En 1996 elle adapte un roman d'
Henry James,
Portrait de femme, un drame historique sur l'histoire d'une Américaine (
Nicole Kidman) dont la liberté de penser s'adapte mal aux conventions morales de l'Angleterre victorienne. Le film sera nominé aux Oscars. Après trois années de silence, elle signe
Holy Smoke (1999) avec
Kate Winslet et
Harvey Keitel. Co-écrit avec sa sœur, Anna, le film s'avère un nanar d'une lourdeur pachydermique sans précédent dans la carrière de la cinéaste. Une mauvaise pente sur laquelle elle reste avec
In the Cut (2003), thriller suffisant, précieux et confus aux maigres vertus érotiques.
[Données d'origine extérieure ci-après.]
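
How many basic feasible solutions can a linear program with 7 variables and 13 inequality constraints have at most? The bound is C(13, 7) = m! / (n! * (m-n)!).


Each vertex corresponds to some choice of n active constraints out of m, so the number of vertices is at most C(m, n) = m! / (n!(m-n)!).
m = 13, n = 7
Numerator: 13 * 12 * 11 * 10 * 9 * 8 * 7
Denominator: 7! = 5040
C(13, 7) = 1716


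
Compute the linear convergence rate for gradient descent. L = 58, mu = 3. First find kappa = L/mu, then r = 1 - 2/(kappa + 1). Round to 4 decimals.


Step 1: Compute the condition number.
kappa = L/mu = 58/3 = 19.3333
Step 2: Compute the convergence rate.
r = 1 - 2/(kappa + 1) = 1 - 2*mu/(L + mu) = (L - mu)/(L + mu) = 55/61 = 0.9016


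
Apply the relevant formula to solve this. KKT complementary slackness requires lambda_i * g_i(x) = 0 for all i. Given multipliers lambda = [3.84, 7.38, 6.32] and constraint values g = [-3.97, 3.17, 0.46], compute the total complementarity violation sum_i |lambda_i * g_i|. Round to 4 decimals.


KKT complementary slackness check:
lambda_1 * g_1 = 3.84 * -3.97 = -15.2448
lambda_2 * g_2 = 7.38 * 3.17 = 23.3946
lambda_3 * g_3 = 6.32 * 0.46 = 2.9072
Total violation = 15.2448 + 23.3946 + 2.9072 = 41.5466


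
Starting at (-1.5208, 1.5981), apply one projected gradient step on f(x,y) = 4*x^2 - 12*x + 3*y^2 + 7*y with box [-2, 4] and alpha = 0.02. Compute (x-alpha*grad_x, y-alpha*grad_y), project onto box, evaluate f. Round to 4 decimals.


Step 1: Compute gradient at (-1.5208, 1.5981).
grad_x = 2*4*-1.5208 - 12 = -24.1664
grad_y = 2*3*1.5981 + 7 = 16.5886
Step 2: Gradient step.
x_raw = -1.5208 - 0.02*-24.1664 = -1.0375
y_raw = 1.5981 - 0.02*16.5886 = 1.2663
Step 3: Project onto [-2, 4].
x_proj = clip(-1.0375) = -1.0375
y_proj = clip(1.2663) = 1.2663
Step 4: Evaluate f.
f(-1.0375, 1.2663) = 30.4301


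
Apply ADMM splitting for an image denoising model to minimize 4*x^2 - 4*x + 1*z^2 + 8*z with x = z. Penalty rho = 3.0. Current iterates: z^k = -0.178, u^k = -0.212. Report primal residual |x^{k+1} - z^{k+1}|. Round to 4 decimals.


ADMM iteration with rho = 3.0, z^k = -0.178, u^k = -0.212
Step 1: x-update.
Minimize 4*x^2 - 4*x + (3.0/2)*(x + 0.178 - 0.212)^2
FOC: (2*4 + 3.0)*x = 4 + 3.0*(-0.178 + 0.212)
x^{k+1} = 0.3729
Step 2: z-update.
Minimize 1*z^2 + 8*z + (3.0/2)*(0.3729 - z - 0.212)^2
FOC: (2*1 + 3.0)*z = -8 + 3.0*(0.3729 - 0.212)
z^{k+1} = -1.5035
Step 3: u-update.
u^{k+1} = -0.212 + 0.3729 + 1.5035 = 1.6644
Step 4: Primal residual = |0.3729 + 1.5035| = 1.8764


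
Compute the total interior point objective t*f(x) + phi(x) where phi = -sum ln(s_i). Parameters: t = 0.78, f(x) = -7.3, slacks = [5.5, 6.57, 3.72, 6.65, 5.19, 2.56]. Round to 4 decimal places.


Step 1: Compute log-barrier.
ln values: [1.7047, 1.8825, 1.3137, 1.8946, 1.6467, 0.94]
phi = -(1.7047 + 1.8825 + 1.3137 + 1.8946 + 1.6467 + 0.94) = -9.3823
Step 2: Compute augmented objective.
t*f(x) = 0.78*-7.3 = -5.694
Total = -5.694 - 9.3823 = -15.0763


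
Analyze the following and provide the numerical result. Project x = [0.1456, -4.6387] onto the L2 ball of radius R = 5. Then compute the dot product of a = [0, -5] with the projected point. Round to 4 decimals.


Step 1: Compute ||x|| (intermediates to 6 decimals).
||x|| = sqrt(0.1456^2 + (-4.6387)^2) = 4.640984
Step 2: Project.
Since ||x|| <= R, proj = x (no scaling needed).
proj(x) = [0.1456, -4.6387]
Step 3: Dot product.
a^T * proj(x) = 0*0.1456 - 5*(-4.6387) = 23.1935


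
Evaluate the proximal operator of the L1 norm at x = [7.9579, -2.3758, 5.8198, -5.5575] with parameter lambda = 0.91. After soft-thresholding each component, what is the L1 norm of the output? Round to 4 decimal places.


Soft-thresholding with lambda = 0.91:
prox(7.9579) = sign(7.9579)*max(|7.9579| - 0.91, 0) = 7.0479
prox(-2.3758) = sign(-2.3758)*max(|-2.3758| - 0.91, 0) = -1.4658
prox(5.8198) = sign(5.8198)*max(|5.8198| - 0.91, 0) = 4.9098
prox(-5.5575) = sign(-5.5575)*max(|-5.5575| - 0.91, 0) = -4.6475
prox(x) = [7.0479, -1.4658, 4.9098, -4.6475]
||prox(x)||_1 = 7.0479 + 1.4658 + 4.9098 + 4.6475 = 18.071


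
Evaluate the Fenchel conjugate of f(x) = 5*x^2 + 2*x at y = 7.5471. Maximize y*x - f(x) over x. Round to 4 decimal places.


f*(y) = sup_x {y*x - a*x^2 - b*x} = sup_x {(y-b)*x - a*x^2}
FOC: (y - b) - 2a*x = 0 => x* = (y - b)/(2a)
x* = (7.5471 - 2)/(2*5) = 0.5547
f*(7.5471) = (y-b)^2/(4a) = (7.5471 - 2)^2/(4*5)
= 30.7703/20 = 1.5385


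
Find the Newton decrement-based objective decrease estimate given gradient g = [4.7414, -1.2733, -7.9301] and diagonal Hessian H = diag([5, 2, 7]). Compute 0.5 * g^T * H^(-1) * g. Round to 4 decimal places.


Step 1: H is diagonal, so H^(-1) * g = [0.9483, -0.6367, -1.1329].
Step 2: g^T H^(-1) g = sum_i g_i^2 / H_ii
  = (4.7414)^2/5 + (-1.2733)^2/2 + (-7.9301)^2/7
  = 4.4962 + 0.8106 + 8.9838 = 14.2906
Step 3: Objective decrease = 0.5 * g^T H^(-1) g = 7.1453


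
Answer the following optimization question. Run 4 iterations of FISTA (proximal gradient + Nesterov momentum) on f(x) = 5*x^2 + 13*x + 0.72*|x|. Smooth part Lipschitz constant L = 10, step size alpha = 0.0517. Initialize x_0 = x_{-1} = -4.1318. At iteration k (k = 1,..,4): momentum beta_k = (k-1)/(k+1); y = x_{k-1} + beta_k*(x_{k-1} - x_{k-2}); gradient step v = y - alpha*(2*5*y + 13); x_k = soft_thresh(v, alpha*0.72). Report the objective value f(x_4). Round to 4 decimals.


FISTA on f(x) = 5*x^2 + 13*x + 0.72*|x|
L = 10, alpha = 0.0517
Iteration 1: beta = 0.0, y = -4.1318 + 0.0*(-4.1318 + 4.1318) = -4.1318
  grad(y) = -28.318, v = y - alpha*grad = -2.6678
  prox(v) = soft_thresh(-2.6678, 0.0372) = -2.6305
Iteration 2: beta = 0.3333, y = -2.6305 + 0.3333*(-2.6305 + 4.1318) = -2.1301
  grad(y) = -8.3011, v = y - alpha*grad = -1.7009
  prox(v) = soft_thresh(-1.7009, 0.0372) = -1.6637
Iteration 3: beta = 0.5, y = -1.6637 + 0.5*(-1.6637 + 2.6305) = -1.1803
  grad(y) = 1.1969, v = y - alpha*grad = -1.2422
  prox(v) = soft_thresh(-1.2422, 0.0372) = -1.205
Iteration 4: beta = 0.6, y = -1.205 + 0.6*(-1.205 + 1.6637) = -0.9297
  grad(y) = 3.7028, v = y - alpha*grad = -1.1212
  prox(v) = soft_thresh(-1.1212, 0.0372) = -1.0839
f(x_4) = 5*(-1.0839)^2 + 13*(-1.0839) + 0.72*|-1.0839| = -7.4361


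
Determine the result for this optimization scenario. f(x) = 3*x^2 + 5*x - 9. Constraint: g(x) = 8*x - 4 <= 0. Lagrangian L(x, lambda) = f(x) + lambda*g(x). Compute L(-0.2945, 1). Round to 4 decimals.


Step 1: Evaluate f(x).
f(-0.2945) = 3*(-0.2945)^2 + 5*(-0.2945) - 9 = -10.2123
Step 2: Evaluate g(x).
g(-0.2945) = 8*-0.2945 - 4 = -6.356
Step 3: Compute Lagrangian.
L = -10.2123 + 1*-6.356 = -16.5683


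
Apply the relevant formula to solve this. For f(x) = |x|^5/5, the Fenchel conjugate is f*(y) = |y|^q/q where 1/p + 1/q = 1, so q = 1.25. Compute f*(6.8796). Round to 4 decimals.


The conjugate exponent q satisfies 1/p + 1/q = 1.
p = 5, so q = 5/(5 - 1) = 1.25
|y|^q = 6.8796^1.25 = 11.1418
f*(6.8796) = 11.1418 / 1.25 = 8.9134


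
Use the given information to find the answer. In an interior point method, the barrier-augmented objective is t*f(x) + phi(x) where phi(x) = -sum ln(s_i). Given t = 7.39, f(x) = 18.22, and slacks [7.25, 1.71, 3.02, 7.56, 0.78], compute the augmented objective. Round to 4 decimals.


Step 1: Compute log-barrier.
ln values: [1.981, 0.5365, 1.1053, 2.0229, -0.2485]
phi = -(1.981 + 0.5365 + 1.1053 + 2.0229 - 0.2485) = -5.3972
Step 2: Compute augmented objective.
t*f(x) = 7.39*18.22 = 134.6458
Total = 134.6458 - 5.3972 = 129.2486


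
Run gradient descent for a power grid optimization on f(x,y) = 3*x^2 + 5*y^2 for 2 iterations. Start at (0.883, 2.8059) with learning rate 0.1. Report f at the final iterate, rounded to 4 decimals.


Gradient descent on f(x,y) = 3*x^2 + 5*y^2.
Starting point: (0.883, 2.8059), alpha = 0.1
Step 1: grad_x = 2*3*0.883 = 5.298, grad_y = 2*5*2.8059 = 28.059
  x_1 = 0.883 - 0.1*5.298 = 0.3532
  y_1 = 2.8059 - 0.1*28.059 = 0.0
Step 2: grad_x = 2*3*0.3532 = 2.1192, grad_y = 2*5*0.0 = 0.0
  x_2 = 0.3532 - 0.1*2.1192 = 0.1413
  y_2 = 0.0 - 0.1*0.0 = 0.0
f(0.1413, 0.0) = 3*0.1413^2 + 5*0.0^2 = 0.0599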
Désormais dans le flou et moins désirée, voire plus du tout attendue, elle revient au court-métrage en 2006 avec
The Water Diary, puis participe à
Chacun son cinéma (2007) en réalisant un sketch pour cet hommage très dispensable au festival de Cannes. Court toujours,
The Water Diary se retrouve compilé dans l'inutile
8 (2008), un projet réunissant 8 courts métrages et 8 cinéastes à propos de leur vision du progrès et de l'évolution du monde en général. Elle côtoie une belle brochette de réalisateurs dont on laisse l'appréciation à chacun :
Gaspar Noé,
Jan Kounen,
Wim Wenders ou encore
Gus Van Sant. Elle revient enfin au long-métrage avec
Bright Star (2009), autour de la romance entre le poète John Yeats et sa fiancée Fanny Brawne.